NEW YORK FASHION WEEK 2026

Por: Chloé Solnicki

Nueva York volvió a convertirse en el centro de la moda con una temporada que confirmó que la pasarela ya no es solo un espacio para presentar ropa, sino una experiencia completa. Entre ubicaciones históricas, discursos sobre identidad, explosiones de color y propuestas teatrales, los desfiles a los que asistimos esta edición de la New York Fashion Week dejaron en claro que la moda sigue siendo una forma muy poderosa de expresión cultural y emocional.

Jasper tomó como punto de partida la pintura miniatura persa del siglo XVI, usando un lenguaje visual que ya había explorado en otras temporadas. Las referencias se
materializaron a través de diseños, detalles de bordados y una dirección de color
profundamente pensada, donde la figura del caballo se convirtió en símbolo central de poder, nobleza y control, haciendo referencia tambien al 2026, el año del caballo.
La colección se construyó a partir de polleras, tops con transparencias, cardigans, y
vestidos al cuerpo.

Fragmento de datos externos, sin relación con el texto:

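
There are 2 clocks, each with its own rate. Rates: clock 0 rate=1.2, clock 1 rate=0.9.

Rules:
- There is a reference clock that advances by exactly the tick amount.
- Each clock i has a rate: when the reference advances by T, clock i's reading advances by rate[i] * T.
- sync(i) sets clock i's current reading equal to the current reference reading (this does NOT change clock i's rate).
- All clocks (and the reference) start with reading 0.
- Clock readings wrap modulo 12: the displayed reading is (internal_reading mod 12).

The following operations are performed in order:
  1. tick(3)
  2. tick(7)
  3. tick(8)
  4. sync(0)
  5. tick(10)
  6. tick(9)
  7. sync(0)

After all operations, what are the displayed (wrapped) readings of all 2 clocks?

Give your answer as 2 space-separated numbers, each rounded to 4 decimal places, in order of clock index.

Answer: 1.0000 9.3000

Derivation:
After op 1 tick(3): ref=3.0000 raw=[3.6000 2.7000]
After op 2 tick(7): ref=10.0000 raw=[12.0000 9.0000]
After op 3 tick(8): ref=18.0000 raw=[21.6000 16.2000]
After op 4 sync(0): ref=18.0000 raw=[18.0000 16.2000]
After op 5 tick(10): ref=28.0000 raw=[30.0000 25.2000]
After op 6 tick(9): ref=37.0000 raw=[40.8000 33.3000]
After op 7 sync(0): ref=37.0000 raw=[37.0000 33.3000]
Wrap final raw readings (mod 12): 37.0000 mod 12 = 1.0000; 33.3000 mod 12 = 9.3000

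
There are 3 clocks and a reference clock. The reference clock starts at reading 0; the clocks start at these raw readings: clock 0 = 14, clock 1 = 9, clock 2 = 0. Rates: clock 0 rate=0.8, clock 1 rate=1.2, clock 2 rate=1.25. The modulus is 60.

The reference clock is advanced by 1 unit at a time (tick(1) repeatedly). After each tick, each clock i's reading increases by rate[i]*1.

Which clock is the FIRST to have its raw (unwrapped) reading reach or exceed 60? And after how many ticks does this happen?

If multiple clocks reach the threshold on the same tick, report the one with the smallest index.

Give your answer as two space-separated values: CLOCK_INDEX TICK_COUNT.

clock 0: start=14, rate=0.8, needs 60-14 = 46; ticks = ceil(46/0.8) = ceil(57.5000) = 58; reading at tick 58 = 14 + 0.8*58 = 60.4000
clock 1: start=9, rate=1.2, needs 60-9 = 51; ticks = ceil(51/1.2) = ceil(42.5000) = 43; reading at tick 43 = 9 + 1.2*43 = 60.6000
clock 2: start=0, rate=1.25, needs 60-0 = 60; ticks = ceil(60/1.25) = ceil(48.0000) = 48; reading at tick 48 = 0 + 1.25*48 = 60.0000
Minimum tick count = 43; winners = [1]; smallest index = 1

Answer: 1 43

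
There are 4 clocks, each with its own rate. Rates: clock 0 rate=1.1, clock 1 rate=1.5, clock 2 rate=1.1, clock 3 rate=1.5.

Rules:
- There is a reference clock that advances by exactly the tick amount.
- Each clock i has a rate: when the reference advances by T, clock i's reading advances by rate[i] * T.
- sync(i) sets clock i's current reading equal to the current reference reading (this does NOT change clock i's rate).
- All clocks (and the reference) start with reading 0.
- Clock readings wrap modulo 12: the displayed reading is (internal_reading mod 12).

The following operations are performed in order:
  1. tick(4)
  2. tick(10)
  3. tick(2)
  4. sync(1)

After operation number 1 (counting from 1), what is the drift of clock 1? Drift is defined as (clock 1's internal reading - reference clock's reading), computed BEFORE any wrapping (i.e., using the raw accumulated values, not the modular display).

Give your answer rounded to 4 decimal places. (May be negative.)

Answer: 2.0000

Derivation:
After op 1 tick(4): ref=4.0000 raw=[4.4000 6.0000 4.4000 6.0000]
Drift of clock 1 after op 1: 6.0000 - 4.0000 = 2.0000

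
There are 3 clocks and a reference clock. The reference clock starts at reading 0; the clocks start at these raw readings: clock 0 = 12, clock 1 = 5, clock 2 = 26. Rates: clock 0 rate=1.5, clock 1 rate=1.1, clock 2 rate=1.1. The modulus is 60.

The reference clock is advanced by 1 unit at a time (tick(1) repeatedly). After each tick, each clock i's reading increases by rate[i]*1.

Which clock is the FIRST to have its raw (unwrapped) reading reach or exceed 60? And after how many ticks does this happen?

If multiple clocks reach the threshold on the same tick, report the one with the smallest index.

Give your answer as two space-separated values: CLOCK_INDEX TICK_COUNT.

Answer: 2 31

Derivation:
clock 0: start=12, rate=1.5, needs 60-12 = 48; ticks = ceil(48/1.5) = ceil(32.0000) = 32; reading at tick 32 = 12 + 1.5*32 = 60.0000
clock 1: start=5, rate=1.1, needs 60-5 = 55; ticks = ceil(55/1.1) = ceil(50.0000) = 50; reading at tick 50 = 5 + 1.1*50 = 60.0000
clock 2: start=26, rate=1.1, needs 60-26 = 34; ticks = ceil(34/1.1) = ceil(30.9091) = 31; reading at tick 31 = 26 + 1.1*31 = 60.1000
Minimum tick count = 31; winners = [2]; smallest index = 2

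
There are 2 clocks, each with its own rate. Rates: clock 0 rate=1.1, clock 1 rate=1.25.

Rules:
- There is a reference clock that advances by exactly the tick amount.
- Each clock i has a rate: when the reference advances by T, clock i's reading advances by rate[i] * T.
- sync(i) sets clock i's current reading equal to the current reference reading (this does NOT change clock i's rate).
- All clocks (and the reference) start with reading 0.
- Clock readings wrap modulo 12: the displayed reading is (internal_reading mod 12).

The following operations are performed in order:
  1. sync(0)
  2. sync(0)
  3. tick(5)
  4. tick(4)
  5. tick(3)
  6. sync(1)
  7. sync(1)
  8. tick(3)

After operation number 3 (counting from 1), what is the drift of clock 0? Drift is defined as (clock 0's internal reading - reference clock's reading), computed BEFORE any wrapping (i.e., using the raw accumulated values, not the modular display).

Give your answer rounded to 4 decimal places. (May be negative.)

Answer: 0.5000

Derivation:
After op 1 sync(0): ref=0.0000 raw=[0.0000 0.0000]
After op 2 sync(0): ref=0.0000 raw=[0.0000 0.0000]
After op 3 tick(5): ref=5.0000 raw=[5.5000 6.2500]
Drift of clock 0 after op 3: 5.5000 - 5.0000 = 0.5000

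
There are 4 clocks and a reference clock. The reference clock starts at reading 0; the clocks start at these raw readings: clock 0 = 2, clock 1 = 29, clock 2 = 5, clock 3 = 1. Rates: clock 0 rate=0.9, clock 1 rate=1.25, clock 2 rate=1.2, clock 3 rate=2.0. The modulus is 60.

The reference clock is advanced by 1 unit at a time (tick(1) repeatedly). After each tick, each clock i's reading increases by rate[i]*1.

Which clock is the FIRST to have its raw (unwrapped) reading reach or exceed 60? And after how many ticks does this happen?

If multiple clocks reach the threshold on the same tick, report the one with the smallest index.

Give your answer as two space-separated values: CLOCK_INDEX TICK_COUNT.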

Detalles familiares como los tejidos de punto convivieron con molderias mas ajustadas y líneas limpias, generando una tensión sutil entre lo doméstico y lo preciso.

El trabajo de bordado fue clave: pedrería y apliques que te hacen acordar tanto la riqueza decorativa de la miniatura persa como los detalles de la ropa ecuestre. El contraste estuvo presente en toda la propuesta. Toda la presentación dio como resultado una colección moderna, versátil y atemporal.
La diseñadora Talia Abbe fundó TABBE con una visión que trasciende el ready-to-wear, integrando la inclusión dentro del universo creativo. Sus diseños, influenciados por la abstracción cognitiva, se traducen en estampas y formas vibrantes que invitan a la conexión y a una mirada única sobre la moda. Para esta temporada, la colección funcionó como una evolución de su concepto del “efecto mariposa”: la idea de que pequeños gestos generan grandes transformaciones. Las formas gigantes de temporadas anteriores se adaptaron hacia piezas más usables, mezclando color y una sensación vibrante a la ropa. El desfile se destacó por su energía: colores intensos, modelos sonrientes y una atmósfera vibrante que convirtió la pasarela en un espacio dinámico y único.

Andrew Curwen transformó su desfile en una escena sacada de una película de terror. Con siluetas marcadas, moldería exagerada y un maquillaje oscuro que ayudaba a la narrativa, el diseñador creó una atmósfera gótica y dramática que capturó de inmediato la atención del publico. La ambientación y el trabajo de iluminación ayudaron a mostrar el concepto de su colección, “Nocturnal Conditions”, consiguiendo llevar al público a un universo nocturno, inquietante y sofisticado. Fue una propuesta que combinó teatralidad y alta costura.

En “Frostbite”, Gabe Gordon exploró una estética más nostálgica, haciendo referencia a la crudeza del invierno usando texturas que sugerían superficies heladas y capas
superpuestas que sumaban profundidad visual. Las siluetas, estructuradas pero dinámicas, reforzaron esa narrativa de resistencia y fragilidad, mientras la paleta fría intensificó la sensación de congelamiento y quietud. Como un detalle, las modelos usaron tacos de la marca Shewak, que sumaron un gran extra al estilismo. La colección consiguió transmitir una identidad clara y coherente, con un fuerte componente conceptual.

Nardos fue, sin ninguna duda, uno de los desfiles más destacados de la temporada. La diseñadora presentó su colección en el Hotel Plaza sobre la Fifth Avenue, un lugar que sumó una dimensión adicional de elegancia y sofisticación. La ambientación y la decoración del espacio funcionaron como el marco perfecto para una colección completamente soñada. Los vestidos, protagonistas absolutos, destacan por sus bordados a mano, telas delicadas y siluetas femeninas que resaltan la figura con sutileza y precisión. Cada vestido transmitió un cuidado artesanal de otro nivel, creando una propuesta que junto romanticismo, técnica y lujo.

Desde lo gótico de Andrew Curwen, lo nostálgico de Gabe Gordon, lo vibrante de TABBE o lo delicado de Nardos, cada diseñador capturó de forma impecable la esencia de su marca, algo difícil de conseguir en una industria que esta cambiando constantemente. Esta edición de la New York Fashion Week mostro una vez mas que la moda es mucho más que tendencia: es narrativa, identidad y puesta en escena. Una temporada que dejó momentos para hablar y colecciones que seguirán teniendo importancia más allá del calendario oficial.